After a tense six hours, Scott was lifted by litter into a Navy helicopter and flown to Harborview Medical Center in Seattle. Greeting her on the helipad was her husband, John Scott, who previously finished a residency in general surgery at Brigham and Women’s Hospital and was now completing a fellowship in trauma surgery at Harborview — his last night on call for the year.
“I’d already decided to pursue a career in emergency medicine before this happened, but it really reinforced my desire to be equipped with the tools to provide hope and healing in critical situations,” Scott said.
Weeks after her accident, Scott learned she had been awarded the Emergency Medicine Residents’ Association “45 under 45” award, the only medical student in the country to receive that honor.
On May 28, when Scott receives her M.D. from HMS, it will be the third advanced degree she has earned since graduating in 2006 from University of California, Davis.
In 2007, she received a M.Phil. in public health from the University of Cambridge, England, focusing on modernizing public health systems in Bulgaria, followed by a Rotary Ambassadorial Scholarship to serve in Nicaragua, where she helped support rainwater harvesting projects and other innovations to relieve poverty.

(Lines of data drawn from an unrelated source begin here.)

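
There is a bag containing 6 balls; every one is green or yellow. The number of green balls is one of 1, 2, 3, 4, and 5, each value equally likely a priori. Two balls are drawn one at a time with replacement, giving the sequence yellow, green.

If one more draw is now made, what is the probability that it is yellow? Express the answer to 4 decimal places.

0.5000

The likelihood of the observed sequence under each hypothesis: P(data | r = 1) = (5/6)(1/6) = 5/36; P(data | r = 2) = (4/6)(2/6) = 2/9; P(data | r = 3) = (3/6)(3/6) = 1/4; P(data | r = 4) = (2/6)(4/6) = 2/9; P(data | r = 5) = (1/6)(5/6) = 5/36.
Multiplying each by its prior: 1/5 · 5/36 = 1/36, 1/5 · 2/9 = 2/45, 1/5 · 1/4 = 1/20, 1/5 · 2/9 = 2/45, 1/5 · 5/36 = 1/36; summing to 7/36.
Dividing through by the total gives posterior P(r = 1 | data) = 1/7, P(r = 2 | data) = 8/35, P(r = 3 | data) = 9/35, P(r = 4 | data) = 8/35, P(r = 5 | data) = 1/7.
So P(yellow next | data) = Σ P(yellow next | H) P(H | data) = (5/6)(1/7) + (2/3)(8/35) + (1/2)(9/35) + (1/3)(8/35) + (1/6)(1/7) = 1/2.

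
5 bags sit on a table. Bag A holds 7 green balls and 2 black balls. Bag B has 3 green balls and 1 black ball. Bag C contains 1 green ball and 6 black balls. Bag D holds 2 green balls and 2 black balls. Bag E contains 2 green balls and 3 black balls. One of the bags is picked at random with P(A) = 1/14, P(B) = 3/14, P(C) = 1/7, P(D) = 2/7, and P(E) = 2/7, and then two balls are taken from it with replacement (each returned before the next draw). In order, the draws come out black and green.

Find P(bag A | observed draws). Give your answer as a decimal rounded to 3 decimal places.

The likelihood of the observed sequence under each hypothesis: P(data | bag A) = (2/9)(7/9) = 0.17284; P(data | bag B) = (1/4)(3/4) = 0.1875; P(data | bag C) = (6/7)(1/7) = 0.12245; P(data | bag D) = (2/4)(2/4) = 0.25; P(data | bag E) = (3/5)(2/5) = 0.24.
Weighting by the prior gives 1/14 · 0.17284 = 0.012346, 3/14 · 0.1875 = 0.040179, 1/7 · 0.12245 = 0.017493, 2/7 · 0.25 = 0.071429, 2/7 · 0.24 = 0.068571; with total 0.21002.
So P(bag A | data) = (0.012346) / (0.21002) = 0.058784.

0.059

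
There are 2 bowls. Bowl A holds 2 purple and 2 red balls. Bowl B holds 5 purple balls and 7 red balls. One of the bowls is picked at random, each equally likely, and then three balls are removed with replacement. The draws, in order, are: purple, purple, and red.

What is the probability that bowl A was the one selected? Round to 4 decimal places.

The likelihood of the observed sequence under each hypothesis: P(data | bowl A) = (2/4)(2/4)(2/4) = 0.125; P(data | bowl B) = (5/12)(5/12)(7/12) = 0.10127.
Weighting by the prior gives 1/2 · 0.125 = 0.0625, 1/2 · 0.10127 = 0.050637; with total 0.11314.
Hence P(bowl A | data) = (0.0625) / (0.11314) = 0.55243.

0.5524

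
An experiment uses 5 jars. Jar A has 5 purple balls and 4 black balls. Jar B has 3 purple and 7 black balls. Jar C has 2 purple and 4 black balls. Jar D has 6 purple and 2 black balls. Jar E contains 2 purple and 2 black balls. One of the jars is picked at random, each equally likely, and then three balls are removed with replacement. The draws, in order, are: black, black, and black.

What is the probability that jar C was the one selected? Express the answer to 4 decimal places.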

In 2015, Scott received a Ph.D. in health policy from Harvard’s Graduate School of Arts and Sciences, concentrating on political analysis and global health quality. She subsequently served as a research fellow to the Minister of Health in Rwanda, an experience she describes as “nothing short of transformative.” Throughout medical school, she has returned to Rwanda nearly every year to visit her colleagues, most recently to attend the 2019 Women’s Leaders in Global Health in Kigali.
Looking back at her HMS education, Scott says her third year was particularly memorable. Preparing for a March 2019 site visit of the Liaison Committee on Medical Education (LCME), a reaccreditation review that occurs every eight years, the School’s administration recruited Scott to co-lead the team of students involved in the self-study process.
The team was responsible for creating and implementing a survey of the entire student body, designed to capture student satisfaction levels in various domains of the School. Achieving a 99 percent response rate, the group submitted a detailed report to the LCME and worked with HMS deans to develop action plans to improve satisfaction in several areas.
Impressed by Scott’s leadership at HMS, in her fourth year the LCME asked her to be one of only two student representatives on the national committee, an honor with full voting privileges. The 19-member committee, which includes medical school deans and senior faculty, meets three times a year, usually in Chicago, to review other medical schools’ reaccreditation reports.
In March 2020, when Scott was serving her final HMS clinical rotation in the emergency room, the COVID-19 crisis interrupted clinical duties. Refusing to stay idle, she stepped up to co-lead a team of HMS students in their response, which included creating a COVID-19 curriculum for medical students and providing support for vulnerable populations in Boston, such as the homeless and elderly. She soon will join a class of 16 interns in emergency medicine at the University of Michigan, where her husband is on the faculty in trauma and critical care surgery.
Beyond her medical education interests, Scott was awarded the 2018 Samuel Katims Young Scholar in Humanism Award from the American College of Medical Quality and the 2019 American Medical Association Foundation’s Herman E. Diskin MD Memorial Physicians of Tomorrow Scholarship. At Harvard’s Honoring the Class of 2020 online ceremony this year, she will be among four graduating HMS students to receive the Massachusetts Medical Society’s Medical Student Scholar Award.
In September, Scott hopes to rejoin fellow runners in the Team With A Vision group to try to run the historic Boston Marathon one more time.
“The pandemic has created challenging times right now,” she said. “Yet amid all this uncertainty, I cannot help but feel certain that every day is a gift. So let’s make the most of it.”